Feijó e a bancada do DEM na Assembléia apresentaram ontem emenda ao Plano de Recuperação do Estado, concebido pela tucana, suprimindo a elevação de impostos.
Apresentado por Yeda há duas semanas sob a justificativa de reduzir o déficit orçamentário de R$ 1,27 bilhão e de retomar o pagamento integral dos salários do funcionalismo, o Plano de Recuperação prevê, entre outras medidas, aumento da alíquota básica do ICMS de 17% para 18% e elevação ainda maior do imposto para vários setores e produtos, como combustíveis e bebidas.
"Aumento de alíquota significa aumento de preço, da inflação, menos empregos e menos investimentos. Elevar a carga tributária é a causa de crises econômicas e não a solução para elas. O Rio Grande do Sul não pode se dar ao luxo de aumentar seus preços se já é carente em competitividade", disse Feijó.
A relação entre Yeda e Feijó é ruim desde a campanha eleitoral do ano passado. Em dezembro de 2006, antes de assumirem, a tucana tentou aprovar projeto que previa o aumento do ICMS. Feijó fez oposição e mobilizou empresários e deputados contra a proposta. Yeda saiu derrotada.

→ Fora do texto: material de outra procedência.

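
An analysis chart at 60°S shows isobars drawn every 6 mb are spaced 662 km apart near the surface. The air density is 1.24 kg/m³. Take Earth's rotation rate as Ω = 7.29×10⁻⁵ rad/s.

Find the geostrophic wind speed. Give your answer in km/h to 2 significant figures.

21 km/h

Coriolis parameter at 60°S:
f = 2Ω sin φ = 2 × 7.29×10⁻⁵ × sin 60° = 1.26×10⁻⁴ s⁻¹
Pressure gradient: |∂P/∂n| = 600 Pa / 662000 m = 9.06×10⁻⁴ Pa/m
Geostrophic balance (pressure-gradient force = Coriolis force):
V_g = (1/(fρ)) |∂P/∂n| = 9.06×10⁻⁴ / (1.26×10⁻⁴ × 1.24) = 5.79 m/s
Converting: 5.79 m/s × 3.6 = 21 km/h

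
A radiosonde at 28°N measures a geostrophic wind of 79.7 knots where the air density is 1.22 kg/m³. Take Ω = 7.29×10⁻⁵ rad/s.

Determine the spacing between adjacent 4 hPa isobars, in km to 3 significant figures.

Coriolis parameter at 28°N:
f = 2Ω sin φ = 2 × 7.29×10⁻⁵ × sin 28° = 6.84×10⁻⁵ s⁻¹
Wind speed in SI: 79.7 knots = 41.0 m/s
Geostrophic balance rearranged: |∂P/∂n| = f ρ V_g
|∂P/∂n| = 6.84×10⁻⁵ × 1.22 × 41.0 = 3.42×10⁻³ Pa/m
Isobar spacing: Δn = ΔP/|∂P/∂n| = 400 Pa / 3.42×10⁻³ Pa/m = 116825 m ≈ 117 km

117 km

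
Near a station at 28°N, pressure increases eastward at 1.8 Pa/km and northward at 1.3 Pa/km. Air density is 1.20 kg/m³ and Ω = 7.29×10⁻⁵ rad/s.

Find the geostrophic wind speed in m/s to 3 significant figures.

Coriolis parameter at 28°N:
f = 2Ω sin φ = 2 × 7.29×10⁻⁵ × sin 28° = 6.84×10⁻⁵ s⁻¹
Component geostrophic relations (x east, y north):
u_g = −(1/(fρ)) ∂P/∂y,  v_g = (1/(fρ)) ∂P/∂x
u_g = −(1.3×10⁻³)/(6.84×10⁻⁵ × 1.20) = −15.8 m/s;  v_g = (1.8×10⁻³)/(6.84×10⁻⁵ × 1.20) = 21.9 m/s
|V_g| = √(u_g² + v_g²) = 27.0 m/s

27.0 m/s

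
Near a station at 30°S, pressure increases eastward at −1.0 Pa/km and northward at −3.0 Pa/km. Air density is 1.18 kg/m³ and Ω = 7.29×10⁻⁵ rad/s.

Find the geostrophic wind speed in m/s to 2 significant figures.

37 m/s

Coriolis parameter at 30°S:
f = 2Ω sin φ = 2 × 7.29×10⁻⁵ × sin 30° = 7.29×10⁻⁵ s⁻¹
In the Southern Hemisphere f is negative: f = −7.29×10⁻⁵ s⁻¹.
Component geostrophic relations (x east, y north):
u_g = −(1/(fρ)) ∂P/∂y,  v_g = (1/(fρ)) ∂P/∂x
u_g = −(−3.0×10⁻³)/(−7.29×10⁻⁵ × 1.18) = −34.9 m/s;  v_g = (−1.0×10⁻³)/(−7.29×10⁻⁵ × 1.18) = 11.6 m/s
|V_g| = √(u_g² + v_g²) = 36.8 m/s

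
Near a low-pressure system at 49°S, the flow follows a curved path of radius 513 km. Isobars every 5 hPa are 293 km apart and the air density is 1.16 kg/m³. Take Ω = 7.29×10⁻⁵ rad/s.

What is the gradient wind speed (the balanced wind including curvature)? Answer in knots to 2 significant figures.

Coriolis parameter at 49°S:
f = 2Ω sin φ = 2 × 7.29×10⁻⁵ × sin 49° = 1.10×10⁻⁴ s⁻¹
Pressure gradient: |∂P/∂n| = 500 Pa / 293000 m = 1.71×10⁻³ Pa/m
Geostrophic speed: V_g = |∂P/∂n|/(fρ) = 1.71×10⁻³/(1.10×10⁻⁴ × 1.16) = 13.4 m/s
Around a low, centrifugal force acts outward with Coriolis, so pressure-gradient force balances both:
(1/ρ)|∂P/∂n| = fV + V²/R  →  V² + fR·V − fR·V_g = 0
With fR = 1.10×10⁻⁴ × 513×10³ m = 56.4 m/s:
V = [−fR + √((fR)² + 4 fR V_g)]/2 = [−56.4 + √(56.4² + 4×56.4×13.4)]/2 = 11.2 m/s
Subgeostrophic (V < V_g = 13.4 m/s), as expected around a low.
Converting: 11.2 m/s × 1.944 = 22 knots

22 knots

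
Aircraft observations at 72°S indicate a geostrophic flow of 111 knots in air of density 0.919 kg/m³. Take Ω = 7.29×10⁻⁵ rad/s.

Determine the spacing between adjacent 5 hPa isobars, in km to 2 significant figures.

Coriolis parameter at 72°S:
f = 2Ω sin φ = 2 × 7.29×10⁻⁵ × sin 72° = 1.39×10⁻⁴ s⁻¹
Wind speed in SI: 111 knots = 57.1 m/s
Geostrophic balance rearranged: |∂P/∂n| = f ρ V_g
|∂P/∂n| = 1.39×10⁻⁴ × 0.919 × 57.1 = 7.28×10⁻³ Pa/m
Isobar spacing: Δn = ΔP/|∂P/∂n| = 500 Pa / 7.28×10⁻³ Pa/m = 68712 m ≈ 69 km

69 km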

Além dos problemas com o vice, a tucana também enfrenta conflito com o Judiciário. Ontem, o presidente do Tribunal de Justiça gaúcho, desembargador Marco Antônio Barbosa Leal, acusou-a de tentar "desestabilizar e desmoralizar" o Judiciário.

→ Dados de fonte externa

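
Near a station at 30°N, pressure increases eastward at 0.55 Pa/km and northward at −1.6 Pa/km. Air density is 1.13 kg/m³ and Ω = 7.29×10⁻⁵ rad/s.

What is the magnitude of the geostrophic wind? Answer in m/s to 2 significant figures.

21 m/s

Coriolis parameter at 30°N:
f = 2Ω sin φ = 2 × 7.29×10⁻⁵ × sin 30° = 7.29×10⁻⁵ s⁻¹
Component geostrophic relations (x east, y north):
u_g = −(1/(fρ)) ∂P/∂y,  v_g = (1/(fρ)) ∂P/∂x
u_g = −(−1.6×10⁻³)/(7.29×10⁻⁵ × 1.13) = 19.4 m/s;  v_g = (0.55×10⁻³)/(7.29×10⁻⁵ × 1.13) = 6.68 m/s
|V_g| = √(u_g² + v_g²) = 20.5 m/s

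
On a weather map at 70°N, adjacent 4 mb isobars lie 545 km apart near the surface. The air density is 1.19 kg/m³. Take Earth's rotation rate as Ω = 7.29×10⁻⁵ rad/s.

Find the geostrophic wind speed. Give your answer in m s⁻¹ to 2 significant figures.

Coriolis parameter at 70°N:
f = 2Ω sin φ = 2 × 7.29×10⁻⁵ × sin 70° = 1.37×10⁻⁴ s⁻¹
Pressure gradient: |∂P/∂n| = 400 Pa / 545000 m = 7.34×10⁻⁴ Pa/m
Geostrophic balance (pressure-gradient force = Coriolis force):
V_g = (1/(fρ)) |∂P/∂n| = 7.34×10⁻⁴ / (1.37×10⁻⁴ × 1.19) = 4.50 m/s

4.5 m s⁻¹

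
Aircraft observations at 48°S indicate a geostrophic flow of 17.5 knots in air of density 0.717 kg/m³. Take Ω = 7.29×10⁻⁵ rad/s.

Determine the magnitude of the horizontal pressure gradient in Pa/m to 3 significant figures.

6.99×10⁻⁴ Pa/m

Coriolis parameter at 48°S:
f = 2Ω sin φ = 2 × 7.29×10⁻⁵ × sin 48° = 1.08×10⁻⁴ s⁻¹
Wind speed in SI: 17.5 knots = 9.00 m/s
Geostrophic balance rearranged: |∂P/∂n| = f ρ V_g
|∂P/∂n| = 1.08×10⁻⁴ × 0.717 × 9.00 = 6.99×10⁻⁴ Pa/m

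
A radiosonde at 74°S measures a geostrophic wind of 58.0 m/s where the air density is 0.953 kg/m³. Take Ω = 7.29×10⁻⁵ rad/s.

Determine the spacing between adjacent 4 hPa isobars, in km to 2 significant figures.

52 km

Coriolis parameter at 74°S:
f = 2Ω sin φ = 2 × 7.29×10⁻⁵ × sin 74° = 1.40×10⁻⁴ s⁻¹
Geostrophic balance rearranged: |∂P/∂n| = f ρ V_g
|∂P/∂n| = 1.40×10⁻⁴ × 0.953 × 58.0 = 7.75×10⁻³ Pa/m
Isobar spacing: Δn = ΔP/|∂P/∂n| = 400 Pa / 7.75×10⁻³ Pa/m = 51634 m ≈ 52 km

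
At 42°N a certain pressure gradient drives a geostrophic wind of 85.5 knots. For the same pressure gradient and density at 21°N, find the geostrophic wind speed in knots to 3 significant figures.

With the same pressure gradient and density, V_g ∝ 1/f ∝ 1/sin φ.
V₂ = V₁ · sin φ₁ / sin φ₂ = 85.5 × sin 42° / sin 21°
V₂ = 85.5 × 0.6691/0.3584 = 160 knots

160 knots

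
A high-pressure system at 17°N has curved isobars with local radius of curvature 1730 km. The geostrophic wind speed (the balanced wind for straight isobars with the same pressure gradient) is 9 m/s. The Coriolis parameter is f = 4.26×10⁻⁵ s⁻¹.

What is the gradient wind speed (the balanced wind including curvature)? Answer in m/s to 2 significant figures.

10 m/s

Around a high, pressure-gradient force acts outward with centrifugal, so Coriolis balances both:
fV = (1/ρ)|∂P/∂n| + V²/R  →  V² − fR·V + fR·V_g = 0
With fR = 4.26×10⁻⁵ × 1730×10³ m = 73.7 m/s:
V = [fR − √((fR)² − 4 fR V_g)]/2 = [73.7 − √(73.7² − 4×73.7×9)]/2 = 10.5 m/s
Supergeostrophic (V > V_g = 9 m/s), as expected around a high.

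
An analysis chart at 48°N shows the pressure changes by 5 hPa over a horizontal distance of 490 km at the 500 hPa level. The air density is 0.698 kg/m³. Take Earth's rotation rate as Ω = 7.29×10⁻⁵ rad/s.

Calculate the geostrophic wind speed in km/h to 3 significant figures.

48.6 km/h

Coriolis parameter at 48°N:
f = 2Ω sin φ = 2 × 7.29×10⁻⁵ × sin 48° = 1.08×10⁻⁴ s⁻¹
Pressure gradient: |∂P/∂n| = 500 Pa / 490000 m = 1.02×10⁻³ Pa/m
Geostrophic balance (pressure-gradient force = Coriolis force):
V_g = (1/(fρ)) |∂P/∂n| = 1.02×10⁻³ / (1.08×10⁻⁴ × 0.698) = 13.5 m/s
Converting: 13.5 m/s × 3.6 = 48.6 km/h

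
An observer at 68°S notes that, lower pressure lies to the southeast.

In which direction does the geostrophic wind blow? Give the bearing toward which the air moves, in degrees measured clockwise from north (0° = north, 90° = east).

The pressure-gradient force points toward the southeast (bearing 135°).
Geostrophic balance: in the Southern Hemisphere the Coriolis force deflects motion to the left, so the geostrophic wind blows 90° to the left of the pressure-gradient force (low pressure on the right).
Rotating 135° by 90° counterclockwise gives 045° — the wind blows toward the northeast.

045°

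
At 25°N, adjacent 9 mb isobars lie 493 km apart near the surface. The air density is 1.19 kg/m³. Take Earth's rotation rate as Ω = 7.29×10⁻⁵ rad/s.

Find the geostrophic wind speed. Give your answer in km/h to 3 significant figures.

Coriolis parameter at 25°N:
f = 2Ω sin φ = 2 × 7.29×10⁻⁵ × sin 25° = 6.16×10⁻⁵ s⁻¹
Pressure gradient: |∂P/∂n| = 900 Pa / 493000 m = 1.83×10⁻³ Pa/m
Geostrophic balance (pressure-gradient force = Coriolis force):
V_g = (1/(fρ)) |∂P/∂n| = 1.83×10⁻³ / (6.16×10⁻⁵ × 1.19) = 24.9 m/s
Converting: 24.9 m/s × 3.6 = 89.6 km/h

89.6 km/h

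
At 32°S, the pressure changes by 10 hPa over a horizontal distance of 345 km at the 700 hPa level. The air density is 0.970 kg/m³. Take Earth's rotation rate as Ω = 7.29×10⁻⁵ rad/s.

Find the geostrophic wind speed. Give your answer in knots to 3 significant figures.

Coriolis parameter at 32°S:
f = 2Ω sin φ = 2 × 7.29×10⁻⁵ × sin 32° = 7.73×10⁻⁵ s⁻¹
Pressure gradient: |∂P/∂n| = 1000 Pa / 345000 m = 2.90×10⁻³ Pa/m
Geostrophic balance (pressure-gradient force = Coriolis force):
V_g = (1/(fρ)) |∂P/∂n| = 2.90×10⁻³ / (7.73×10⁻⁵ × 0.970) = 38.7 m/s
Converting: 38.7 m/s × 1.944 = 75.2 knots

75.2 knots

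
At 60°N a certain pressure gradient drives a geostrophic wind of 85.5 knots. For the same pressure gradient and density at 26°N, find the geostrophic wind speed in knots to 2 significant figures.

With the same pressure gradient and density, V_g ∝ 1/f ∝ 1/sin φ.
V₂ = V₁ · sin φ₁ / sin φ₂ = 85.5 × sin 60° / sin 26°
V₂ = 85.5 × 0.8660/0.4384 = 170 knots

170 knots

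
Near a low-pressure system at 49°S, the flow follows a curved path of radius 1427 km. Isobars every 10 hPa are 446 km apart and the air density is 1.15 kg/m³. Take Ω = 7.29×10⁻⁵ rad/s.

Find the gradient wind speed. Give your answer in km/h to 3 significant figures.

Coriolis parameter at 49°S:
f = 2Ω sin φ = 2 × 7.29×10⁻⁵ × sin 49° = 1.10×10⁻⁴ s⁻¹
Pressure gradient: |∂P/∂n| = 1000 Pa / 446000 m = 2.24×10⁻³ Pa/m
Geostrophic speed: V_g = |∂P/∂n|/(fρ) = 2.24×10⁻³/(1.10×10⁻⁴ × 1.15) = 17.7 m/s
Around a low, centrifugal force acts outward with Coriolis, so pressure-gradient force balances both:
(1/ρ)|∂P/∂n| = fV + V²/R  →  V² + fR·V − fR·V_g = 0
With fR = 1.10×10⁻⁴ × 1427×10³ m = 157 m/s:
V = [−fR + √((fR)² + 4 fR V_g)]/2 = [−157 + √(157² + 4×157×17.7)]/2 = 16.1 m/s
Subgeostrophic (V < V_g = 17.7 m/s), as expected around a low.
Converting: 16.1 m/s × 3.6 = 57.9 km/h

57.9 km/h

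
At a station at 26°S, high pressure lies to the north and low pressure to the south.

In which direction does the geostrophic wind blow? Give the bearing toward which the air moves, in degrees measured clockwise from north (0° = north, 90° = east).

090°

The pressure-gradient force points toward the south (bearing 180°).
Geostrophic balance: in the Southern Hemisphere the Coriolis force deflects motion to the left, so the geostrophic wind blows 90° to the left of the pressure-gradient force (low pressure on the right).
Rotating 180° by 90° counterclockwise gives 090° — the wind blows toward the east.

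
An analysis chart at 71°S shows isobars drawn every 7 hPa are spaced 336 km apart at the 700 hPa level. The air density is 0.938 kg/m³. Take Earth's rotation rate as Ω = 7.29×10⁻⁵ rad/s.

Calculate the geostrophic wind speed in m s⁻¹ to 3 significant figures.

Coriolis parameter at 71°S:
f = 2Ω sin φ = 2 × 7.29×10⁻⁵ × sin 71° = 1.38×10⁻⁴ s⁻¹
Pressure gradient: |∂P/∂n| = 700 Pa / 336000 m = 2.08×10⁻³ Pa/m
Geostrophic balance (pressure-gradient force = Coriolis force):
V_g = (1/(fρ)) |∂P/∂n| = 2.08×10⁻³ / (1.38×10⁻⁴ × 0.938) = 16.1 m/s

16.1 m s⁻¹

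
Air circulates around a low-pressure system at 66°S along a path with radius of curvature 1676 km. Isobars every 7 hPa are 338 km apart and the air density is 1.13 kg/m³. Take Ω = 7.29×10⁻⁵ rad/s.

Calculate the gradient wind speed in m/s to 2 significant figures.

13 m/s

Coriolis parameter at 66°S:
f = 2Ω sin φ = 2 × 7.29×10⁻⁵ × sin 66° = 1.33×10⁻⁴ s⁻¹
Pressure gradient: |∂P/∂n| = 700 Pa / 338000 m = 2.07×10⁻³ Pa/m
Geostrophic speed: V_g = |∂P/∂n|/(fρ) = 2.07×10⁻³/(1.33×10⁻⁴ × 1.13) = 13.8 m/s
Around a low, centrifugal force acts outward with Coriolis, so pressure-gradient force balances both:
(1/ρ)|∂P/∂n| = fV + V²/R  →  V² + fR·V − fR·V_g = 0
With fR = 1.33×10⁻⁴ × 1676×10³ m = 223 m/s:
V = [−fR + √((fR)² + 4 fR V_g)]/2 = [−223 + √(223² + 4×223×13.8)]/2 = 13 m/s
Subgeostrophic (V < V_g = 13.8 m/s), as expected around a low.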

Na semana passada, Yeda se reuniu com o ministro do STF (Supremo Tribunal Federal) Marco Aurélio Mello para pedir reconsideração quanto à decisão de determinar o aumento do repasse de recursos do orçamento ao Tribunal de Justiça.
Yeda minimizou a declaração de Leal e disse que sua intenção é fazer com que todos os poderes "compartilhem" a crise. Ela afirmou que caberá aos deputados decidir quanto ao valor que será repassado ao Judiciário, já que o Orçamento está tramitando no Legislativo.